Another ten years went by before I watched it again and after the second viewing, found myself emotionally drained, my jaw on the floor with the realization that I'd just finished a film that alternately horrified, fascinated and astonished me.

Medea is a grim, violent, film, minimally processed which only adds to its gruesome, wild rawness. This is Pasolini's Medea, not Euripedes and it is not easy viewing. Its wild, African/Middle Eastern score with the nasal bleating of women's voices in near pre-historic sounding rhythmic chant adds further to the element of being "out there" this film produces: This is about as far away from popular cinema as one can get. Medea doesn't easily compare to films of any other style or genre; not even with some of Pasolini's other work. But, if you can succumb to its hypnotic, mesmerizing pace at once both frenetic and static - you will realize this is as about as close to a hallucinatory experience one can achieve without the use of an illegal substance. Granted, not everyone wants that experience.

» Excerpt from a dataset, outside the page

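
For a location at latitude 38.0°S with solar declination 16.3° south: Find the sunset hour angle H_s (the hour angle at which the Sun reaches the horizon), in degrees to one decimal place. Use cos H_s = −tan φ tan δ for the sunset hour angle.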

As Medea, Callas is simply amazing. There is no other way to put it. And yet, oddly enough when the film came out she was roundly criticized for not being able to transfer the magic she so naturally gave on stage to the big screen. I strongly disagree. The more I watch this film (which is probably several times a year for well over a decade), the more amazed I am by her performance in it. Yes, I, too, had initially been critical of her almost languid weirdness, but have grown to see her
commitment to the role as formidable and I am forever riveted by her painfully expressive mask as she completely inhabits this character who is, quite literally, capable of, well, everything (yes everything is the correct word).


Where I was once critical of the lighting, I've grown up to realize what Pasolini did; why he chose to film at the times of day he chose, and the resulting, fascinatingly brutal and surreal luminosity that bathes the entire film and the almost palpable sense of its visual texture. Stunning.

The landscapes Pasolini chose to film in are as brutal and as vital as the characters of the tale. His near excision of all spoken text (the screenplay is nearly dialogue free) brings us into a timeless, yet somehow still ancient world where all may be understood without the use of verbal communication. The savage, bloody rites of sacrifices for fertility and harvest initially seem barbarous then become somehow beautiful and fascinating. Then they make one cringe with the realization of how, not so long ago, this was us.

A remarkable, savage and beautiful film.